March 28 2011
Tabitha Bardolino’s normally pale and sculpted cheeks are incandescent with fury as she punishes her iPhone with a finger freshly lacquered in Chanel’s new Black Pearl. As one of the world’s top stylists, confidante and colleague of fashion people from Franca Sozzani to Mert & Marcus, instigator of innovative shoots, such as haute-couture skiing down Everest or the Afghan women’s football team modelling the latest fluorescent sports utility wear, so well known that she goes by the single moniker “Bardo”, she expects a front-row seat at every important fashion show as of right.
She has, however, been denied a ticket for the season’s essential Paris show, Madame Chérie. She’d called the house’s nonchalant PR assistant five days before. “Just wondering where my ticket’s got to?” she breezed. “‘Oo’s calling?” said the girl stiffly, and then, when told, asked, “’ow are you spelling zat?” Losing patience, Bardo spat out the letters. “Sorry, madame, you are not on ze list.”
The show is beyond important.

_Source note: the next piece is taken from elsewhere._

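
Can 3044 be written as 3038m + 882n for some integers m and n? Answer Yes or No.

By Bézout, 3038m + 882n = 3044 has integer solutions iff gcd(3038, 882) | 3044.
Euclid: 3038 = 3·882 + 392; 882 = 2·392 + 98; 392 = 4·98 + 0. gcd = 98; 3044 mod 98 = 6. No.

No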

Madame Chérie has long since gone to the great catwalk in the sky and her house is now part of the all-enveloping Megaluxe group, which initially tried unsuccessfully to breathe new life into it with a succession of little-known designers. Two years ago they employed Philippe Lebon, who apparently started by picking up pins in Paris for Lacroix, was graduate of the year at Central St Martins and has since injected excitement as assistant designer at Chanel then Dior. He turned fashion on its head with his first collection at Madame Chérie, annihilating the industry obsession with vintage and making the house Paris’s hottest property. Meanwhile, he has turned into a control-freak monster – demanding to be known as “Monsieur Philippe” is the least of his idiosyncrasies.
Bardo frantically calls the PR again. Getting through to the same girl, she demands to speak to her boss, Cindy Gluckmann, recently arrived from New York. “Ees Bardo – she wants a teecket,” says the girl. Cindy’s face is a picture, visualising the reclusive, animal-loving actress at the show and then frowning as she realises who the actual person in question is. She has a score to settle with Bardo, which is why she expunged her name from the list. A few months earlier, Bardo called in clothes to shoot for Nouvelle Vague and disobeyed Monsieur’s edict that all Madame Chérie outfits must be shot complete, and not mixed with lesser brands. A jacket appeared with an inappropriate skirt from a Danish chainstore. On seeing it, Monsieur made everyone’s lives a misery by screaming, sulking and chewing the Laotian silk rug in his office – ironic, as six months earlier he’d accepted an obscene sum to design a capsule collection for the same store.
Cindy picks up the phone with a sympathetic air. “I’m sooo sorry but it’s a teeny venue and we’re totally limited to top editors and buying directors,” she says soothingly. “I only have 15 places for the whole US and I wouldn’t want to give you a seat not fitted to your status…” Bardo mutters that this time she could make an exception and sit at the back, but Cindy is prepared. “There is no back,” she says. “Monsieur Philippe wants everyone to have the best view so it’s one row and no standing. But feel free to make a showroom appointment.”
Bardo vows revenge. She contacts friends on the pretext that her assistant will be shooting clothes from the show the following week and needs to see it too. “Sure,” says a buyer, “my assistant is away but her ticket is only standing – hope yours doesn’t mind.” On the day she arrives late, as the show starts, hoping everyone will assume her tardy arrival prevents her getting a seat. As the lights dim and she rushes in, a security guard steers her to the one remaining seat, reminding her of her mantra as a fashion student when she crashed such events – every show has a no-show. Afterwards, as Cindy works the press row, she and Bardo airkiss as if nothing has happened. The stylist brandishes her “standing” ticket, thumb carefully covering the recipient’s name so retribution cannot be wreaked. “Don’t ever lie to me again,” she hisses, as the smile never leaves her face.